Have Cable Operators Painted Themselves Into A Corner?

The cable business model may just be broke.  As the very public spat between CBS and Time Warner Cable has shown, regardless of the outcome, the consumer has lost.  They have lost today as the CBS broadcast network and its sister cable networks like Showtime are dropped off the air and consumers will lose when they are put back on with higher license fees that will translate into higher subscriber fees.  It is a no win situation for all.

When cable television started, it was to provide broadcast signals to places that could not easily receive them over the air.  In addition, this wired service enabled a better signal and an opportunity to distribute more and more channels.  And so new cable networks emerged, some with little more than old shows and old movies.  ESPN's best show just might have been ping pong back then.  Consumers embraced this new distribution platform and happy to pay for a service that aggregated channels and sent them to the TV set.  New content programming was launched and our 13 channel universe doubled and doubled and doubled and doubled again.  And as audiences found these networks, so did advertisers.  Better programming was produced, higher fees were asked, and more channels kept coming.  And we as consumers couldn't be satiated.  We got on demand and DVRs to access and watch more and more content. We hit the 1000 channel mark and surpassed it.  Unfortunately, the price grew too at a better than inflationary rate.  This aggregated model has now become bloated and costly.

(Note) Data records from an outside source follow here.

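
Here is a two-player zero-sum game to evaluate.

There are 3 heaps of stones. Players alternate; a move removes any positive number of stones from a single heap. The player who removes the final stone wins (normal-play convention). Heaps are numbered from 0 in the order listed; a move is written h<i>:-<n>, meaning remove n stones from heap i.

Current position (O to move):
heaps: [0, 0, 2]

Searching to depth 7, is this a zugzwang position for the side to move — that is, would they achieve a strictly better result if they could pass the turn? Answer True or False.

p1 O@[(0,0,2)]: h2:-1[(0,0,1)]-1 h2:-2[(0,0,0)]+1*
p2 X@[(0,0,0)] terminal -1; root [(0,0,2)] d7
pass branch (X moves first from the same position):
  | p1 X@[(0,0,2)]: h2:-1[(0,0,1)]-1 h2:-2[(0,0,0)]+1*
  | p2 O@[(0,0,0)] terminal -1; root [(0,0,2)] d7
O moving scores +1; O passing scores -1

zugzwang((0,0,2), O) = False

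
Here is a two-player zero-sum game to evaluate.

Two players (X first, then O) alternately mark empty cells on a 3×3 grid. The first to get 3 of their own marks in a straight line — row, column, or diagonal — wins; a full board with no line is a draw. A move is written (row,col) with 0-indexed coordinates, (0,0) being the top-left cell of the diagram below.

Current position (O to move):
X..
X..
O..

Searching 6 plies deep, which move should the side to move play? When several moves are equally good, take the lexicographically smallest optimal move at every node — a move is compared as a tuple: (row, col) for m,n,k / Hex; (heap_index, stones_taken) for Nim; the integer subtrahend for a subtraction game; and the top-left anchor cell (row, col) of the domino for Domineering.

O's best at [X../X../O..]: (2,1)

p1 O@[X../X../O..]: (0,1)[XO./X../O..]-1 (0,2)[X.O/X../O..]-1 (1,1)[X../XO./O..]+0 (1,2)[X../X.O/O..]+0 (2,1)[X../X../OO.]+1* (2,2)[X../X../O.O]+1
p2 X@[X../X../OO.]: (0,1)[XX./X../OO.]-1* (0,2)[X.X/X../OO.]-1 (1,1)[X../XX./OO.]-1 (1,2)[X../X.X/OO.]-1 (2,2)[X../X../OOX]-1
p3 O@[XX./X../OO.]: (0,2)[XXO/X../OO.]+1* (1,1)[XX./XO./OO.]-1 (1,2)[XX./X.O/OO.]-1 (2,2)[XX./X../OOO]+1
p4 X@[XXO/X../OO.]: (1,1)[XXO/XX./OO.]-1* (1,2)[XXO/X.X/OO.]-1 (2,2)[XXO/X../OOX]-1
p5 O@[XXO/XX./OO.]: (1,2)[XXO/XXO/OO.]-1 (2,2)[XXO/XX./OOO]+1*
p6 X@[XXO/XX./OOO] terminal -1; root [X../X../O..] d6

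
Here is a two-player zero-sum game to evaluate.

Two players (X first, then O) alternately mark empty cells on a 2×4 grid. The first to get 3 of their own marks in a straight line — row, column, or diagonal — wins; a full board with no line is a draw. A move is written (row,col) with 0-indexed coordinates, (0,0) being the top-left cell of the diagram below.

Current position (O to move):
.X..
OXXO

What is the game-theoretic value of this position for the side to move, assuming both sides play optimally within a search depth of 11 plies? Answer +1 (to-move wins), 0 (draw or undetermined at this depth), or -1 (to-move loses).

[.X../OXXO] O move#1: (0,0):+0/OX../OXXO*, (0,2):+0/.XO./OXXO, (0,3):+0/.X.O/OXXO
[OX../OXXO] X move#2: (0,2):+0/OXX./OXXO*, (0,3):+0/OX.X/OXXO
[OXX./OXXO] O move#3: (0,3):+0/OXXO/OXXO*
[OXXO/OXXO] end (terminal +0, X#4); searched .X../OXXO to 11

value(.X../OXXO, O) = 0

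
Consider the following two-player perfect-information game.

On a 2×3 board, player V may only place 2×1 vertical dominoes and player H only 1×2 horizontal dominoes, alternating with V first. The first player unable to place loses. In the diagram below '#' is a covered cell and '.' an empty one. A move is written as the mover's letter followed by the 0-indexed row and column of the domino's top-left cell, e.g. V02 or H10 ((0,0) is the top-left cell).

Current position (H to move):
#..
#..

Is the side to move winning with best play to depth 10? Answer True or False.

[#../#..] H move#1: H01:+1/###/#..*, H11:+1/#../###
[###/#..] end (terminal -1, V#2); searched #../#.. to 10

H winning at [#../#..]: True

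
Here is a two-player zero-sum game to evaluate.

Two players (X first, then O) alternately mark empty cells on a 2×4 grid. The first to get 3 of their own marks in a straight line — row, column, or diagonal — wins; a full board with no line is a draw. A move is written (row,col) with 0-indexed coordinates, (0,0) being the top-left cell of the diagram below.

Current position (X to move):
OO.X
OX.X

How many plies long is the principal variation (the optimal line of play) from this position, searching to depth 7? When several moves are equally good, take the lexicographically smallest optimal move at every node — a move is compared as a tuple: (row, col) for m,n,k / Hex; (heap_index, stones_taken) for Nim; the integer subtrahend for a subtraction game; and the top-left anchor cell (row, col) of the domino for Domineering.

[OO.X/OX.X] X move#1: (0,2):+0/OOXX/OX.X, (1,2):+1/OO.X/OXXX*
[OO.X/OXXX] end (terminal -1, O#2); searched OO.X/OX.X to 7

PV length from [OO.X/OX.X]: 1 ply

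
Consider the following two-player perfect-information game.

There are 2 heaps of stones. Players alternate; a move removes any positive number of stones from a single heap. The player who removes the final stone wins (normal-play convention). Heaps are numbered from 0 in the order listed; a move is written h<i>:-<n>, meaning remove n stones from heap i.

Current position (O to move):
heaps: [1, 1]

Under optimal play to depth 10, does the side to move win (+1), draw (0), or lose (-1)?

value((1,1), O) = -1

ply 1, O at (1,1) | h0:-1=-1→(0,1)*; h1:-1=-1→(1,0)
ply 2, X at (0,1) | h1:-1=+1→(0,0)*
ply 3: (0,0) is terminal -1 (O); from (1,1) depth 10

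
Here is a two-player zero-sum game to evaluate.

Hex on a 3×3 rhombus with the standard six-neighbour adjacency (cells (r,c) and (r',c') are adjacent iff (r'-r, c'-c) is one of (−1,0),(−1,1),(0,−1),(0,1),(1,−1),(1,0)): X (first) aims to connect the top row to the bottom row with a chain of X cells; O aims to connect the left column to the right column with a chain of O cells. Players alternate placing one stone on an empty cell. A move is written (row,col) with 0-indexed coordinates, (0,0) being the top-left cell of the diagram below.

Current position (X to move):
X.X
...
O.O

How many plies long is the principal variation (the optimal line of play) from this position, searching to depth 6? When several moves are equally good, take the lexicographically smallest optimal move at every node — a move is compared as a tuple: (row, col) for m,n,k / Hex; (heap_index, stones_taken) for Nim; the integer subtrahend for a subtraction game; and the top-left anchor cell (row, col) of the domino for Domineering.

PV length from [X.X/.../O.O]: 5 plies

ply 1, X at X.X/.../O.O | (0,1)=-1→XXX/.../O.O; (1,0)=-1→X.X/X../O.O; (1,1)=-1→X.X/.X./O.O; (1,2)=-1→X.X/..X/O.O; (2,1)=+1→X.X/.../OXO*
ply 2, O at X.X/.../OXO | (0,1)=-1→XOX/.../OXO*; (1,0)=-1→X.X/O../OXO; (1,1)=-1→X.X/.O./OXO; (1,2)=-1→X.X/..O/OXO
ply 3, X at XOX/.../OXO | (1,0)=+1→XOX/X../OXO*; (1,1)=+1→XOX/.X./OXO; (1,2)=+1→XOX/..X/OXO
ply 4, O at XOX/X../OXO | (1,1)=-1→XOX/XO./OXO*; (1,2)=-1→XOX/X.O/OXO
ply 5, X at XOX/XO./OXO | (1,2)=+1→XOX/XOX/OXO*
ply 6: XOX/XOX/OXO is terminal -1 (O); from X.X/.../O.O depth 6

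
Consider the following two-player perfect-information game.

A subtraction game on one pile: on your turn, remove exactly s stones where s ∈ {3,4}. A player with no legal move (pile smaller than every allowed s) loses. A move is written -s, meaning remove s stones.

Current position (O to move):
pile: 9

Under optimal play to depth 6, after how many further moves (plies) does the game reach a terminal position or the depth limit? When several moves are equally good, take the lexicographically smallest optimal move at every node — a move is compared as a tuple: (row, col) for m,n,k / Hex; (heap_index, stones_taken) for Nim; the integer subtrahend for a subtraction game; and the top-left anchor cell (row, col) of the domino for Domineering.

p1 O@[9]: -3[6]-1* -4[5]-1
p2 X@[6]: -3[3]-1 -4[2]+1*
p3 O@[2] terminal -1; root [9] d6

PV length from [9]: 2 plies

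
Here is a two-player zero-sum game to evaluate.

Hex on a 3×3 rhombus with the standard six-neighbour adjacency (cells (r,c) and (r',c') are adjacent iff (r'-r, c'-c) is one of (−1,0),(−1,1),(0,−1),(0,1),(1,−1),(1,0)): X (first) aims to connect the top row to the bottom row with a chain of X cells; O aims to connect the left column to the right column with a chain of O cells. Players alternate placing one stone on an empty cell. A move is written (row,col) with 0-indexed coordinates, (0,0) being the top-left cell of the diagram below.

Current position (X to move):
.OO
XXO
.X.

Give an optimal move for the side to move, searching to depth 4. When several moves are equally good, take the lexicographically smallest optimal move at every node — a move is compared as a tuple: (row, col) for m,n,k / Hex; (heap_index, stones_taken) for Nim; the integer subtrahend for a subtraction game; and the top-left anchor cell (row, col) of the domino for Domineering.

X's best at [.OO/XXO/.X.]: (0,0)

ply 1, X at .OO/XXO/.X. | (0,0)=+1→XOO/XXO/.X.*; (2,0)=-1→.OO/XXO/XX.; (2,2)=-1→.OO/XXO/.XX
ply 2: XOO/XXO/.X. is terminal -1 (O); from .OO/XXO/.X. depth 4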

And then came broadband and a new streaming model that allowed content to be viewed away from the TV set.  This disruptive technology lowered the barriers to entry and new content was created, mainly UGC, user generated content, but now it has become the home for professionally produced content as well.  And consumers have found other aggregated content distribution models from You Tube to Netflix to Amazon.  And they have found a la carte from Apple and others.  This streaming model is an unlimited one as consumers no longer are limited to which distributor they want to buy their content from.

With so much streaming content competing for eyeballs with cable and broadcast, consumers can seek other options.  Exclusivity of programming will certainly prevent some content to be seen without a subscription but that seems to be the price that we must pay.  It is why Netflix charges a monthly subscription fee and why CBS is demanding higher fees as well.  As consumers, we can decide whether we want to pay it or not.  The current cable distribution platform model is broken and the future is beginning to look more and more like streaming and a la carte.